Rapid commoditization will only make it easier for companies to convert hardware into a distribution channel. The tablet industry has seen more price competition than the smartphone market in the absence of carrier-driven price distortions. As a result, commoditization has been much more rapid and the “hardware as distribution” model has come to the forefront in a very narrow time frame. Low-cost tablet hardware has allowed companies like Newscorp to enter the industry with preloaded, education-focused content. We have seen similar models emerge in South Africa, India, China and many more countries. As price competition increases, commoditization pressure in the smartphone industry, variations of “hardware as distribution”, could become one of the primary drivers of profitability.
The expected shift in handset business models will reshuffle the deck once again. Companies that catch the trend early will find plenty of opportunities to create competitive advantages and thrive in the new environment. Those who miss it will be destined to fight the losing battle of “competition to the best”, which Prof. Porter calls “the granddaddy of all strategy mistakes”.
On pp. 32-33 of my The Upcoming Mobile Internet Superpower mini e-book [Aug 14, 2013] it was further noted that:
China Daily reported not less than 14 months ago that Xiaomi, China’s Apple success story?
The broader vision of Xiaomi, Lei [Jun, chairman and chief executive officer of Xiaomi Corp] pointed out, is to ship more than 100 million smartphones annually for one model by 2016.

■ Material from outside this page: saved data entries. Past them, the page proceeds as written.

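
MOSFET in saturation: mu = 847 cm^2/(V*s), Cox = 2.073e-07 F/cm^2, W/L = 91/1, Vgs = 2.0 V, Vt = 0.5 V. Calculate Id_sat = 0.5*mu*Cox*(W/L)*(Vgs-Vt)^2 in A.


Step 1: Overdrive voltage Vov = Vgs - Vt = 2.0 - 0.5 = 1.5 V
Step 2: W/L = 91/1 = 91
Step 3: Id = 0.5 * 847 * 2.073e-07 * 91 * 1.5^2
Step 4: Id = 1.80e-02 A

1.80e-02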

“I know it (the vision) is crazy, but we would like to have a try,” said Lei. Cupertino-based Apple managed to sell more than 90 million iPhone devices last year. It is widely believed that Apple will break the 100 million unit mark this year, although it has been less than five years since the first iPhone launched in 2007.
This shows very well how the above mentioned third disruption could fundamentally alter the current state of mobile intelligent devices market. As far as our subject is concerned my three other posts are giving further clues about growing Microsoft difficulties:
With Android and forked Android smartphones as the industry standard Nokia relegated to a niche market status while Apple should radically alter its previous premium strategy for long term [Aug 17, 2013] from which I include here this major chart (from myself) as well:
Watch also a recent video report closely related to that: In China smartphone market, cheap rules – and Apple suffers [Reuters TV YouTube channel, Aug 19, 2013]

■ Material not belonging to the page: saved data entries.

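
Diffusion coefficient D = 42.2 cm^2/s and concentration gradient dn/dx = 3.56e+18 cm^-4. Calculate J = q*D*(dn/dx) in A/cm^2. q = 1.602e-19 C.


Step 1: J = q * D * (dn/dx)
Step 2: J = 1.602e-19 * 42.2 * 3.56e+18
Step 3: J = 2.41e+01 A/cm^2

2.41e+01


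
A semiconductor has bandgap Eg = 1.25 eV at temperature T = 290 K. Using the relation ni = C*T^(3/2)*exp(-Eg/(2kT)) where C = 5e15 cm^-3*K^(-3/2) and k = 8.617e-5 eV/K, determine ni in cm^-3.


Step 1: Compute kT = 8.617e-5 * 290 = 0.0249893 eV
Step 2: Exponent = -Eg/(2kT) = -1.25/(2*0.0249893) = -25.01070
Step 3: T^(3/2) = 290^1.5 = 4938.52
Step 4: ni = 5e15 * 4938.52 * exp(-25.01070) = 3.39e+08 cm^-3

3.39e+08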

Android to overtake the overall PC market? [Aug 20, 2013] from which I include here this major chart (from IDC) as well:
Consider also Apple and Samsung Losing Share to Chinese Smartphone Makers [China Internet Watch, Aug 7, 2013]
The high-end players like Apple and Samsung are losing share to Chinese manufacturers like ZTE, Huawei, and Lenovo, and no-name brands which are willing to make extremely cheap smartphones. As you can see in the picture, Samsung’s Q2 share in 2013 is 1% lesser than that of 2012, and Apple decreases 3.6% share, while Chinese manufacturers grow 3.5%.